Depending on the communication characteristics between the participating sources, different federated learning topologies can be discerned~\cite{yang2019federated,bonawitz2019towards,rieke2020future, bellavista2021decentralised} --- \textit{star} and \textit{peer-to-peer} being the most prominent.
In a star topology~\cite{sheller2018multi,li2019privacy,li2020multi,stripelis2021scaling}, the execution and training coordination across  sources is realized by a trusted centralized entity, the \emph{federation controller}, which is responsible for shipping the global or \emph{community model} to participating sites and aggregating  the local models.
In peer-to-peer~\cite{roy2019braintorrent} topologies, the participating sites communicate directly with each other without requiring a centralized controller.
We focus on the star federated learning topology.


In principle, at the beginning of the federation training, every participating data source or \emph{learner} receives the community model from the federation controller, trains the model independently on its local data for an assigned number of iterations, and sends the locally trained parameters to the controller.
The controller computes the new {community model} by aggregating the learners' parameters and sends it back to the learners to continue training.
We refer to this synchronization point as a \emph{federation round}.
After repeating multiple federation rounds, the jointly learned {community model} is produced as the final output.
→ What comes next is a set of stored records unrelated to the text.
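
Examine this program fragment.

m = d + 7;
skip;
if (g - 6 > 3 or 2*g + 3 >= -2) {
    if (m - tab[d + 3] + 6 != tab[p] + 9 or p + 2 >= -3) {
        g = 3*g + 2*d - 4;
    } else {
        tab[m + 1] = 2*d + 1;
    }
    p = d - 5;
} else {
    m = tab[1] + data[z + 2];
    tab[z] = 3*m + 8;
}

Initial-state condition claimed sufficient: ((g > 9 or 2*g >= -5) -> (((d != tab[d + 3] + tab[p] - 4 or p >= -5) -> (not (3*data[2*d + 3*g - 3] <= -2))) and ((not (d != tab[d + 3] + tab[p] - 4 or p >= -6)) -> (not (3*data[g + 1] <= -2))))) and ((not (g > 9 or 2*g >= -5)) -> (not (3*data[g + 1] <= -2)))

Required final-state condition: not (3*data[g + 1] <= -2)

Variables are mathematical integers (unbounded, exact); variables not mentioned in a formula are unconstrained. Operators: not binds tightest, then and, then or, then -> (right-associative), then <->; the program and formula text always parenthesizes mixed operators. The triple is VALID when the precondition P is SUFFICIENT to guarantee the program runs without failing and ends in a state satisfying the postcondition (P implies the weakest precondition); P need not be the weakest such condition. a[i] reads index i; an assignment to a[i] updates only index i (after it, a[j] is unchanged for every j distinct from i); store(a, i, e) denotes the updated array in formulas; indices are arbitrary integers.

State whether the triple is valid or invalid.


Working backward. After the program, not (3*data[g + 1] <= -2) must hold.
Then branch requires ((m != tab[d + 3] + tab[p] + 3 or p >= -5) -> (not (3*data[2*d + 3*g - 3] <= -2))) and ((not (m != tab[d + 3] + tab[p] + 3 or p >= -5)) -> (not (3*data[g + 1] <= -2))); else branch requires not (3*data[g + 1] <= -2).
Before the if: ((g > 9 or 2*g >= -5) -> (((m != tab[d + 3] + tab[p] + 3 or p >= -5) -> (not (3*data[2*d + 3*g - 3] <= -2))) and ((not (m != tab[d + 3] + tab[p] + 3 or p >= -5)) -> (not (3*data[g + 1] <= -2))))) and ((not (g > 9 or 2*g >= -5)) -> (not (3*data[g + 1] <= -2)))
Before skip: ((g > 9 or 2*g >= -5) -> (((m != tab[d + 3] + tab[p] + 3 or p >= -5) -> (not (3*data[2*d + 3*g - 3] <= -2))) and ((not (m != tab[d + 3] + tab[p] + 3 or p >= -5)) -> (not (3*data[g + 1] <= -2))))) and ((not (g > 9 or 2*g >= -5)) -> (not (3*data[g + 1] <= -2)))
Before m := d + 7: ((g > 9 or 2*g >= -5) -> (((d != tab[d + 3] + tab[p] - 4 or p >= -5) -> (not (3*data[2*d + 3*g - 3] <= -2))) and ((not (d != tab[d + 3] + tab[p] - 4 or p >= -5)) -> (not (3*data[g + 1] <= -2))))) and ((not (g > 9 or 2*g >= -5)) -> (not (3*data[g + 1] <= -2)))
The weakest precondition is ((g > 9 or 2*g >= -5) -> (((d != tab[d + 3] + tab[p] - 4 or p >= -5) -> (not (3*data[2*d + 3*g - 3] <= -2))) and ((not (d != tab[d + 3] + tab[p] - 4 or p >= -5)) -> (not (3*data[g + 1] <= -2))))) and ((not (g > 9 or 2*g >= -5)) -> (not (3*data[g + 1] <= -2))).
Check whether ((g > 9 or 2*g >= -5) -> (((d != tab[d + 3] + tab[p] - 4 or p >= -5) -> (not (3*data[2*d + 3*g - 3] <= -2))) and ((not (d != tab[d + 3] + tab[p] - 4 or p >= -6)) -> (not (3*data[g + 1] <= -2))))) and ((not (g > 9 or 2*g >= -5)) -> (not (3*data[g + 1] <= -2))) implies it.
Countermodel: at the initial state d = 0, data = {[-6] = -1, [3] = -1, [11] = -1, [27] = -1, elsewhere -1}, g = 10, p = -6, tab = {[-6] = 0, [3] = 4, [11] = 0, [27] = 0, elsewhere 0}, the precondition holds but the weakest precondition fails.
Answer: invalid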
\subsection{Membership Inference Attacks}\label{sec:sub_membership_attacks}

Membership inference attacks are one of the most popular attacks to evaluate privacy leakage in practice~\cite{jayaraman2019evaluating}. The malicious use of trained models to infer which subjects participated in the training set by having access to some or all attributes of the subject is termed as \textit{membership inference attack}~\cite{shokri2017,nasr2019}.
These attacks aim to infer if a record (a person's MRI scan in our case) was used to train the model, revealing information about the subject's participation in the study, which could have legal implications.
These attacks are often distinguished by the access to the information that the adversary has~\cite{nasr2019}. Most successful membership inference attacks in the deep neural network literature require access to some parts of the training data or at least some samples from the training data distribution~\cite{salem2019ml,pyrgelis2017knock,truex2018towards}. \emph{White-box attacks} assume that the attacker is also aware of the training procedure and has access to the trained model parameters, whereas \emph{Black-box attacks} only assume unlimited access to an API that provides the output of the model~\cite{leino2020stolen,nasr2019}.

Creating efficient membership inference attacks with minimal assumptions and information is an active area of research~\cite{choo2020label, jayaraman2020revisiting,song2020systematic}. However, our work is focused on demonstrating the vulnerability of deep neural networks to membership inference attacks in the federated as well as non-federated setup. Therefore, we make  straightforward assumptions and assume somewhat lenient access to information. Our attack models are inspired by~\citet{nasr2019,shokri2017}, and we use similar features such as gradients of parameters, activations, predictions, and labels to simulate membership inference attacks.
In particular, we learn deep binary classifiers to distinguish training samples from unseen samples using these features.



In the case of federated learning, each learner receives model parameters and has some private training data. Thus, any learner is capable of launching white-box attacks. Moreover, in this scenario, the learner has access to the community models received at each federation round.
When simulating membership attacks on federated models, we simulate attacks from the learners' perspective by training on learners' private data and the task is to identify other learners' subjects. In the case of models trained via centralized training, we assume that the adversary can access some public training and test samples. We simulate both white-box and black-box attacks in this case.